James Muncy v. Elmo Greer & Sons
WORKERS COMP:  KRS 342.185's income benefits does NOT include auto reparation benefits for SOL purposes in W.Comp claim
2006-CA-001742
NOT PUBLISHED:  DATE RENDERED: 2/23/2007

When dealing with the workers compensation carrier while representing a claimant injured in a car accident, here are a few suggestions:

  • Remember the statute of limitations for the claim against the adverse driver for those benefits not covered by the exclusive remedy provisions of workers compensation runs from the date of the accident or the last date PIP paid.  No pip paid, then date of accident.  Therefore, those small wage sums via pip are worth more than just wages but buy time for filing suit.
  • Workers comp is aggressive and more controlling of medical treatment monitoring, and do not forget to try submitting to PIP those workers compensation denials of benefits.  It may be a dry hole, but . . . .

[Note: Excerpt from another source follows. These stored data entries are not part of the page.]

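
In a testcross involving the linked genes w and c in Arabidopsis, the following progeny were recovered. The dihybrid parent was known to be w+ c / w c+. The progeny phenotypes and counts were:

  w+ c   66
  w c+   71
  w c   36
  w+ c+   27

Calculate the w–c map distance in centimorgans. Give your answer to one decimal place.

31.5 centimorgans

The recombinant classes are w+ c+ and w c: 27 + 36 = 63.
Recombination frequency = 63/200 = 0.3150 ≈ 31.5%, i.e. 31.5 centimorgans.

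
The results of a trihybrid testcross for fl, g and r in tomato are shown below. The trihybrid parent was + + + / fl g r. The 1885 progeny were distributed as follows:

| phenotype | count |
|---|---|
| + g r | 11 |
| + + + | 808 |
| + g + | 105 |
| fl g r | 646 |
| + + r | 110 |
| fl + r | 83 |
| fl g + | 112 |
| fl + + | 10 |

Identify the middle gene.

The two rarest classes, fl + + and + g r, are the double crossovers. Comparing them with the parentals, only the fl allele has switched, so fl is the middle locus and the order is r – fl – g.

fl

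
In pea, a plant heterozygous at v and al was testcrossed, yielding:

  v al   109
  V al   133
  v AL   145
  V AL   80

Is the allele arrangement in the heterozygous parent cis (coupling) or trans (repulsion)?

trans

The two most frequent classes are V al (133) and v AL (145); these are the parental (non-recombinant) types.
So the F1 carried V al on one chromosome and v AL on the other — the recessive alleles are on opposite chromosomes (trans / repulsion).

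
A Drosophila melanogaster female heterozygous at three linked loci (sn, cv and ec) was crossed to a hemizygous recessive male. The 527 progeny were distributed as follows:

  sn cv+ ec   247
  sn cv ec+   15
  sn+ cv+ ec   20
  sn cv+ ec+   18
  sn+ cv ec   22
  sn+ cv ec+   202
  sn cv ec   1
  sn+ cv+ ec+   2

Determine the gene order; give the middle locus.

cv

The two most frequent reciprocal classes, sn cv+ ec and sn+ cv ec+, are the parental types, so the F1 was sn cv+ ec / sn+ cv ec+.
The two rarest classes, sn cv ec and sn+ cv+ ec+, are the double crossovers. Comparing them with the parentals, only the cv allele has switched, so cv is the middle locus and the order is ec – cv – sn.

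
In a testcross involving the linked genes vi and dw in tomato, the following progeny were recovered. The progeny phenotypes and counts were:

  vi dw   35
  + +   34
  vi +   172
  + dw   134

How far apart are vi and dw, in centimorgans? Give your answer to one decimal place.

18.4 centimorgans

The two most frequent classes, + dw (134) and vi + (172), are the parental types, so the F1 was + dw / vi +.
The recombinant classes are + + and vi dw: 34 + 35 = 69.
Recombination frequency = 69/375 = 0.1840 ≈ 18.4%, i.e. 18.4 centimorgans.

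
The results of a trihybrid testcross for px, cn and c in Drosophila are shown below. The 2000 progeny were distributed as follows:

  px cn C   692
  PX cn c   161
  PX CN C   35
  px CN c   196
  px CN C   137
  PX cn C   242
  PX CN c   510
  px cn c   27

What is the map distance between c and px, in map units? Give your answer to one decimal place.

25.0 map units

The two most frequent reciprocal classes, px cn C and PX CN c, are the parental types, so the F1 was px cn C / PX CN c.
The two rarest classes, px cn c and PX CN C, are the double crossovers. Comparing them with the parentals, only the c allele has switched, so c is the middle locus and the order is px – c – cn.
Crossovers in the px–c interval produce the single-crossover classes PX cn C and px CN c (242 + 196 = 438) plus the double crossovers (62).
RF(px–c) = (438 + 62) / 2000 = 500/2000 = 0.2500 → 25.0 map units.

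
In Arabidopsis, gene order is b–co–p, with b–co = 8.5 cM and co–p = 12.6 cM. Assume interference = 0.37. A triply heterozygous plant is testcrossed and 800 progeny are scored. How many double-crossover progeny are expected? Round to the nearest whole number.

5

Map distances give recombination frequencies of 0.085 and 0.126 for the two intervals.
With interference 0.37 (so coincidence = 0.63), expected double-crossover frequency = 0.085 × 0.126 × 0.63 = 0.00675.
Expected number = 0.00675 × 800 = 5.40 ≈ 5.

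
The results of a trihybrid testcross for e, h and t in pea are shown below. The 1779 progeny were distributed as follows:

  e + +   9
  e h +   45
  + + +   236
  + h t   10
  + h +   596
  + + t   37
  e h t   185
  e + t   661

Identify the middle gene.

The two most frequent reciprocal classes, + h + and e + t, are the parental types, so the F1 was + h + / e + t.
The two rarest classes, + h t and e + +, are the double crossovers. Comparing them with the parentals, only the t allele has switched, so t is the middle locus and the order is e – t – h.

t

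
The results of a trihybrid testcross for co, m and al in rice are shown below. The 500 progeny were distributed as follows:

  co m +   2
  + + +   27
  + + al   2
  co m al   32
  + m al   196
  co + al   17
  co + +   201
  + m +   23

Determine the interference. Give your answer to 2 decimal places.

The two most frequent reciprocal classes, co + + and + m al, are the parental types, so the F1 was co + + / + m al.
The two rarest classes, co m + and + + al, are the double crossovers. Comparing them with the parentals, only the m allele has switched, so m is the middle locus and the order is co – m – al.
co–m: (59 + 4)/500 = 0.1260; m–al: (40 + 4)/500 = 0.0880.
Expected DCO frequency = 0.1260 × 0.0880 ≈ 0.01109; observed = 4/500 ≈ 0.00800.
Coefficient of coincidence = 0.00800/0.01109 ≈ 0.72; interference = 1 − 0.72 = 0.28.

0.28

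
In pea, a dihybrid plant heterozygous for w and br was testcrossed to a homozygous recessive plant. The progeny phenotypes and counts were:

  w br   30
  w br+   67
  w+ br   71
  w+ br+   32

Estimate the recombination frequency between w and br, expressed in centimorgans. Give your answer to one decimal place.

31.0 centimorgans

The two most frequent classes, w+ br (71) and w br+ (67), are the parental types, so the F1 was w+ br / w br+.
The recombinant classes are w+ br+ and w br: 32 + 30 = 62.
Recombination frequency = 62/200 = 0.3100 ≈ 31.0%, i.e. 31.0 centimorgans.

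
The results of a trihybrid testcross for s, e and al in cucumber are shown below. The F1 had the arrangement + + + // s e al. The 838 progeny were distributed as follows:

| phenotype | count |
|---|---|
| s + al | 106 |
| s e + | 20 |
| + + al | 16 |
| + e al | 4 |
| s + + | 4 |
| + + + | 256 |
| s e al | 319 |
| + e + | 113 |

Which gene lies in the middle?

s

The two rarest classes, s + + and + e al, are the double crossovers. Comparing them with the parentals, only the s allele has switched, so s is the middle locus and the order is al – s – e.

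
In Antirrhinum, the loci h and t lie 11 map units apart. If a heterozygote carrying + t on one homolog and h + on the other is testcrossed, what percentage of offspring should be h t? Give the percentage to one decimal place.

A map distance of 11 map units corresponds to a recombination frequency of 0.110.
The F1 is + t / h +, so h t is a recombinant gamete class with expected frequency r/2 = 0.110/2 = 0.0550.
That is 0.0550 = 5.5% of the progeny.

5.5%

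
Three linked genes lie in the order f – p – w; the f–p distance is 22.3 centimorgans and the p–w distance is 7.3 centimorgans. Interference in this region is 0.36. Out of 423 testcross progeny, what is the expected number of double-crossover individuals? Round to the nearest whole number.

Map distances give recombination frequencies of 0.223 and 0.073 for the two intervals.
With interference 0.36 (so coincidence = 0.64), expected double-crossover frequency = 0.223 × 0.073 × 0.64 = 0.01042.
Expected number = 0.01042 × 423 = 4.41 ≈ 4.

4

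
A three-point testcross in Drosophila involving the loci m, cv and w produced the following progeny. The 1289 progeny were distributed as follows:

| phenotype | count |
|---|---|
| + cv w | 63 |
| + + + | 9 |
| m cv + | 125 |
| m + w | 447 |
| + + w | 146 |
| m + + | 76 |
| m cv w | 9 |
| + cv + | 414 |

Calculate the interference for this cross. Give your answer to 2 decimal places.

0.49

The two most frequent reciprocal classes, + cv + and m + w, are the parental types, so the F1 was + cv + / m + w.
The two rarest classes, + + + and m cv w, are the double crossovers. Comparing them with the parentals, only the cv allele has switched, so cv is the middle locus and the order is m – cv – w.
m–cv: (271 + 18)/1289 = 0.2242; cv–w: (139 + 18)/1289 = 0.1218.
Expected DCO frequency = 0.2242 × 0.1218 ≈ 0.02731; observed = 18/1289 ≈ 0.01396.
Coefficient of coincidence = 0.01396/0.02731 ≈ 0.51; interference = 1 − 0.51 = 0.49.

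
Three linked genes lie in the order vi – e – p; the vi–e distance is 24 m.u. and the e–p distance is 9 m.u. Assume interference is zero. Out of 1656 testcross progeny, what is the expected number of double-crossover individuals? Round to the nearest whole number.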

  • If not representing the claimant for the workers compensation claim, then have a letter confirming that (or arrange for a workers comp attorney to handle that portion of the claim), else they may be looking to you.
  • Workers compensation carriers are difficult to deal with when you are not representing the claimant for that portion of the claim, so be aggressive and follow up with medical releases and requests for information.